The buyer’s journey has changed, and that means marketing also needs to change. Now, the buyer is in control of his or her relationship with brands. Brands can continue to market the old-fashioned way, with interruptive marketing that tells the audience how wonderful their products or services are. However, that tactic will work less and less, as audiences’ tolerance of being “talked at” is quickly diminishing.
That’s why brands are embracing content marketing—the creation and distribution of journalistic, audience-focused content. With this change, brands are suddenly charged with creating a significantly higher volume of content; to be successful, they need a new approach.
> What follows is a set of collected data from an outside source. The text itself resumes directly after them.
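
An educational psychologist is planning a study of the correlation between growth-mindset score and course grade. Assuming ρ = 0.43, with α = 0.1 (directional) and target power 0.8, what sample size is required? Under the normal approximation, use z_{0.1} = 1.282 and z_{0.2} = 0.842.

Fisher's z: C = ½·ln((1+r)/(1−r)) = ½·ln(2.5088) = 0.4599.
n = ((z_{α} + z_β)/C)² + 3.
(1.282 + 0.842) / 0.4599 = 2.124 / 0.4599 = 4.618.
n = 4.618² + 3 = 21.33 + 3 = 24.3.
Round up.

n = 25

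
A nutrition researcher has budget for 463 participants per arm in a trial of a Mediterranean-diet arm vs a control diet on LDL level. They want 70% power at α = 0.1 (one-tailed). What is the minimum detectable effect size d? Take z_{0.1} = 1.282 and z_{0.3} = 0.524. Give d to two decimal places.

d_min ≈ 0.12

For two independent groups of n = 463 each: d_min = (z_{α} + z_β)·√(2/n).
z-sum = 1.282 + 0.524 = 1.806.
d_min = 1.806 × √(2/463) = 1.806 × 0.0657 = 0.119.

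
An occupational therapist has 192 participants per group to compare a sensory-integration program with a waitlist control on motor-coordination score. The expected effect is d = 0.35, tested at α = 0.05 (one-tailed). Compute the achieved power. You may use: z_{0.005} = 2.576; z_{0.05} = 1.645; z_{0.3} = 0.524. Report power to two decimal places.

For two equal groups, power = Φ(d·√(n/2) − z_{α}).
d·√(n/2) = 0.35 × √(192/2) = 0.35 × 9.798 = 3.429.
z_β = 3.429 − 1.645 = 1.784.
Power = Φ(1.784) = 0.963.

power ≈ 0.96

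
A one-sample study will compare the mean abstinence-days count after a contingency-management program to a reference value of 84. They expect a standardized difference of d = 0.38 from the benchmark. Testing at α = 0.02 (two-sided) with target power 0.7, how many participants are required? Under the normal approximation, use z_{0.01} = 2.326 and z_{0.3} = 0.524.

For a one-sample test: n = ((z_{α/2} + z_β) / d)².
z_{α/2} + z_β = 2.326 + 0.524 = 2.850.
n = (2.850 / 0.38)² = 7.500² = 56.25.
Round up.

n = 57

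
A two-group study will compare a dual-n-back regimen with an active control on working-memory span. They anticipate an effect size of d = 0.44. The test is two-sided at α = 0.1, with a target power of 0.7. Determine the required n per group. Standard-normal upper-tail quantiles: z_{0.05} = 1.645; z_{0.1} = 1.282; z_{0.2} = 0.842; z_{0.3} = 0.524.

For two independent groups with equal n: n = 2·((z_{α/2} + z_β) / d)².
z_{α/2} + z_β = 1.645 + 0.524 = 2.169.
n = 2 × (2.169 / 0.44)² = 2 × 4.930² = 2 × 24.30 = 48.6.
Round up to the next whole participant.

n = 49 per group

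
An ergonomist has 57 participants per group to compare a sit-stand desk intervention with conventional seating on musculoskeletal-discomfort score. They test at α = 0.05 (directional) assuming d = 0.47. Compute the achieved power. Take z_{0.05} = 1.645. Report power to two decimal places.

power ≈ 0.81

For two equal groups, power = Φ(d·√(n/2) − z_{α}).
d·√(n/2) = 0.47 × √(57/2) = 0.47 × 5.339 = 2.509.
z_β = 2.509 − 1.645 = 0.864.
Power = Φ(0.864) = 0.806.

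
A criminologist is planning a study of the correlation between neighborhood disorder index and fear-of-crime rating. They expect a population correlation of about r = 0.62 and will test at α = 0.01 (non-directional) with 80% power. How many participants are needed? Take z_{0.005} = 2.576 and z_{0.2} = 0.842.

Fisher's z: C = ½·ln((1+r)/(1−r)) = ½·ln(4.2632) = 0.7250.
n = ((z_{α/2} + z_β)/C)² + 3.
(2.576 + 0.842) / 0.7250 = 3.418 / 0.7250 = 4.714.
n = 4.714² + 3 = 22.23 + 3 = 25.2.
Round up.

n = 26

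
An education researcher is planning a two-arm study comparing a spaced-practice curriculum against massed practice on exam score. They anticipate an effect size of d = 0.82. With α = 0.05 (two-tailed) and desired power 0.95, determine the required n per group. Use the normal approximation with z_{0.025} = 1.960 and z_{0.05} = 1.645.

For two independent groups with equal n: n = 2·((z_{α/2} + z_β) / d)².
z_{α/2} + z_β = 1.960 + 1.645 = 3.605.
n = 2 × (3.605 / 0.82)² = 2 × 4.396² = 2 × 19.33 = 38.7.
Round up to the next whole participant.

n = 39 per group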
Enter the brand newsroom concept.
But what exactly is a brand newsroom?
It sure isn’t the marketing department you’ve known all these years. A brand newsroom is designed to meet the new content need; it’s the organization that creates content and drives a brand’s publishing efforts. Here are three characteristics of newsrooms that are different from traditional marketing departments:
- Newsrooms are fast moving. Decisions in a newsroom need to be made quickly. Getting approval from the general counsel’s office in two weeks won’t work. At least not if you want to be effective. Tension between the pace of business and the pace of content creation is just about inevitable. However, this does not mean you need to live on the razor’s edge all the time. Breaking news is only part of the job of a newsroom.Most marketers think that brand newsrooms are all about breaking news and capturing the moment. Blame this on the savvy marketing team for Oreo, which “won” the U.S. National Football League Super Bowl in 2013 with their “You can still dunk in the dark” tweet after a power failure in the arena.